What is so significant about this is that it comes first in the epistle because it is recognised that Spenser’s word choice and language use will draw the most attention and criticism and it is this ‘innovation’ that needs to be defended first. The justification for old words used here can also be applied to ‘The Faerie Queen’ and underlines Zurcher’s point about the way in which educated readers had been taught to work with texts- by paying close attention to the nature and origins of words. As well as the Renaissance appeal to classical authority (Cicero) we have the flamboyantly bonkers ‘sure I think and think I think not amisse’ which surely reveals Spenser as E K.
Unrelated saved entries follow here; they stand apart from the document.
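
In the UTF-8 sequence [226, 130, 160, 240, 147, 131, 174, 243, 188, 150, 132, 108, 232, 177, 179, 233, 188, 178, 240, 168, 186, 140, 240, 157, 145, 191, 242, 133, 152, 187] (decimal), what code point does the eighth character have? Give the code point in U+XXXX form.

Offset 0: leading byte 0xE2 = 11100010 → 3-byte char #1 = E2 82 A0.
Offset 3: leading byte 0xF0 = 11110000 → 4-byte char #2 = F0 93 83 AE.
Offset 7: leading byte 0xF3 = 11110011 → 4-byte char #3 = F3 BC 96 84.
Offset 11: leading byte 0x6C = 01101100 → 1-byte char #4 = 6C.
Offset 12: leading byte 0xE8 = 11101000 → 3-byte char #5 = E8 B1 B3.
Offset 15: leading byte 0xE9 = 11101001 → 3-byte char #6 = E9 BC B2.
Offset 18: leading byte 0xF0 = 11110000 → 4-byte char #7 = F0 A8 BA 8C.
Offset 22: leading byte 0xF0 = 11110000 → 4-byte char #8 = F0 9D 91 BF.
Leading byte 0xF0 = 11110000 matches 11110xxx → 4-byte sequence.
Byte 1: 0xF0 = 11110000, payload 000 (3 bits).
Byte 2: 0x9D = 10011101 (10xxxxxx ✓), payload 011101.
Byte 3: 0x91 = 10010001 (10xxxxxx ✓), payload 010001.
Byte 4: 0xBF = 10111111 (10xxxxxx ✓), payload 111111.
Concatenate: 000011101010001111111 = 0x1D47F (21 bits → U+1D47F).

U+1D47F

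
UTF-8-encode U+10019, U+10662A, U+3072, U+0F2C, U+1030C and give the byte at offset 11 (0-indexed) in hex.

0xE0

U+10019 → 4-byte form F0 90 80 99 at offsets 0–3.
U+10662A → 4-byte form F4 86 98 AA at offsets 4–7.
U+3072 → 3-byte form E3 81 B2 at offsets 8–10.
U+0F2C → 3-byte form E0 BC AC at offsets 11–13.
Offset 11 falls in char 4's range; it's byte 1 of E0 BC AC = 0xE0.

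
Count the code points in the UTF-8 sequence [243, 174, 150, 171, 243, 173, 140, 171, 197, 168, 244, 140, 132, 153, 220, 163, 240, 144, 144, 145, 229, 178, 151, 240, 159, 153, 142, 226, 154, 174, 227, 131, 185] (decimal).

Byte at offset 0: 0xF3 = 11110011 → 4-byte char (#1). Advance 4.
Byte at offset 4: 0xF3 = 11110011 → 4-byte char (#2). Advance 4.
Byte at offset 8: 0xC5 = 11000101 → 2-byte char (#3). Advance 2.
Byte at offset 10: 0xF4 = 11110100 → 4-byte char (#4). Advance 4.
Byte at offset 14: 0xDC = 11011100 → 2-byte char (#5). Advance 2.
Byte at offset 16: 0xF0 = 11110000 → 4-byte char (#6). Advance 4.
Byte at offset 20: 0xE5 = 11100101 → 3-byte char (#7). Advance 3.
Byte at offset 23: 0xF0 = 11110000 → 4-byte char (#8). Advance 4.
Byte at offset 27: 0xE2 = 11100010 → 3-byte char (#9). Advance 3.
Byte at offset 30: 0xE3 = 11100011 → 3-byte char (#10). Advance 3.
Reached end at offset 33 after 10 code points.

10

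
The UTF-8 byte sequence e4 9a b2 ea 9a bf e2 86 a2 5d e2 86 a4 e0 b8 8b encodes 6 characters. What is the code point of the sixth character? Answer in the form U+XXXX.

U+0E0B

Offset 0: leading byte 0xE4 = 11100100 → 3-byte char #1 = E4 9A B2.
Offset 3: leading byte 0xEA = 11101010 → 3-byte char #2 = EA 9A BF.
Offset 6: leading byte 0xE2 = 11100010 → 3-byte char #3 = E2 86 A2.
Offset 9: leading byte 0x5D = 01011101 → 1-byte char #4 = 5D.
Offset 10: leading byte 0xE2 = 11100010 → 3-byte char #5 = E2 86 A4.
Offset 13: leading byte 0xE0 = 11100000 → 3-byte char #6 = E0 B8 8B.
Leading byte 0xE0 = 11100000 matches 1110xxxx → 3-byte sequence.
Byte 1: 0xE0 = 11100000, payload 0000 (4 bits).
Byte 2: 0xB8 = 10111000 (10xxxxxx ✓), payload 111000.
Byte 3: 0x8B = 10001011 (10xxxxxx ✓), payload 001011.
Concatenate: 0000111000001011 = 0xE0B (16 bits → U+0E0B).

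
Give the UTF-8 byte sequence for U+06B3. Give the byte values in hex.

DA B3

U+06B3 = 0x6B3 = 1715 decimal. In range U+0080–U+07FF → 2-byte form: 110xxxxx 10xxxxxx.
Binary (11 bits): 11010110011.
Split 5+6: 11010 | 110011.
Byte 1: 11011010 = 0xDA.
Byte 2: 10110011 = 0xB3.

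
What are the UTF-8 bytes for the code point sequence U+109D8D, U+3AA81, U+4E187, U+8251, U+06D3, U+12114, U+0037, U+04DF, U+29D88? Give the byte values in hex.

F4 89 B6 8D F0 BA AA 81 F1 8E 86 87 E8 89 91 DB 93 F0 92 84 94 37 D3 9F F0 A9 B6 88

U+109D8D: 4-byte form → F4 89 B6 8D.
U+3AA81: 4-byte form → F0 BA AA 81.
U+4E187: 4-byte form → F1 8E 86 87.
U+8251: 3-byte form → E8 89 91.
U+06D3: 2-byte form → DB 93.
U+12114: 4-byte form → F0 92 84 94.
U+0037: 1-byte form → 37.
U+04DF: 2-byte form → D3 9F.
U+29D88: 4-byte form → F0 A9 B6 88.
Concatenated (28 bytes): F4 89 B6 8D F0 BA AA 81 F1 8E 86 87 E8 89 91 DB 93 F0 92 84 94 37 D3 9F F0 A9 B6 88.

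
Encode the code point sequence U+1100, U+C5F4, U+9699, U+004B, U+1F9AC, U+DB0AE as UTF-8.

U+1100: 3-byte form → E1 84 80.
U+C5F4: 3-byte form → EC 97 B4.
U+9699: 3-byte form → E9 9A 99.
U+004B: 1-byte form → 4B.
U+1F9AC: 4-byte form → F0 9F A6 AC.
U+DB0AE: 4-byte form → F3 9B 82 AE.
Concatenated (18 bytes): E1 84 80 EC 97 B4 E9 9A 99 4B F0 9F A6 AC F3 9B 82 AE.

E1 84 80 EC 97 B4 E9 9A 99 4B F0 9F A6 AC F3 9B 82 AE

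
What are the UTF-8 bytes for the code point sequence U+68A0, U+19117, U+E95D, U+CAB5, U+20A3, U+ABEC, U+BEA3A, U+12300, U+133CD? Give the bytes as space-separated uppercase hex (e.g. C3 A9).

U+68A0: 3-byte form → E6 A2 A0.
U+19117: 4-byte form → F0 99 84 97.
U+E95D: 3-byte form → EE A5 9D.
U+CAB5: 3-byte form → EC AA B5.
U+20A3: 3-byte form → E2 82 A3.
U+ABEC: 3-byte form → EA AF AC.
U+BEA3A: 4-byte form → F2 BE A8 BA.
U+12300: 4-byte form → F0 92 8C 80.
U+133CD: 4-byte form → F0 93 8F 8D.
Concatenated (31 bytes): E6 A2 A0 F0 99 84 97 EE A5 9D EC AA B5 E2 82 A3 EA AF AC F2 BE A8 BA F0 92 8C 80 F0 93 8F 8D.

E6 A2 A0 F0 99 84 97 EE A5 9D EC AA B5 E2 82 A3 EA AF AC F2 BE A8 BA F0 92 8C 80 F0 93 8F 8D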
Zurcher also makes the point that the epistle draws attention not only to the words used but also to the relationship between those words and suggests that this is how Spenser intended his work to be read. I’m not altogether sold on this because it may be over-egging an already complex pudding but it is certainly more useful for this reader to think about than the politics of Book V. In making his claim for the relationship between words, Zurcher cites this from the epistle:

But all as in most exquisite pictures they use to blaze and portraict not onely the daintie lineaments of beautye, but also rounde about it to shadow the rude thickets and craggy clifts, that by the basenesse of such parts, more excellency may accrew to the principall; for oftimes we fynde ourselves, I knowe not how, singularly delighted with the shewe of such naturall rudenesse and take great pleasure in that disorderly order. Even so doe those rough and harsh termes enlumine and make more clearly to appeare the brightnesse of brave and glorious wordes.

Prynne has recently written about the need to be aware of the relationship between words and also the way that words sound. I’m not making a case for Spenser as a 16th century Prynne but what I do think is important is the primacy that both place on the words themselves and what those words can do. For me, this is what the doing of poetry is about far more than membership of a particular school or ideological persuasion and I like to think that our best pets share this concern / perspective as preceding cultural and political context.

Zurcher is also correct in suggesting that there is much more work that needs to be done on aspects of Spenser’s language use. Does anybody know of others working on this?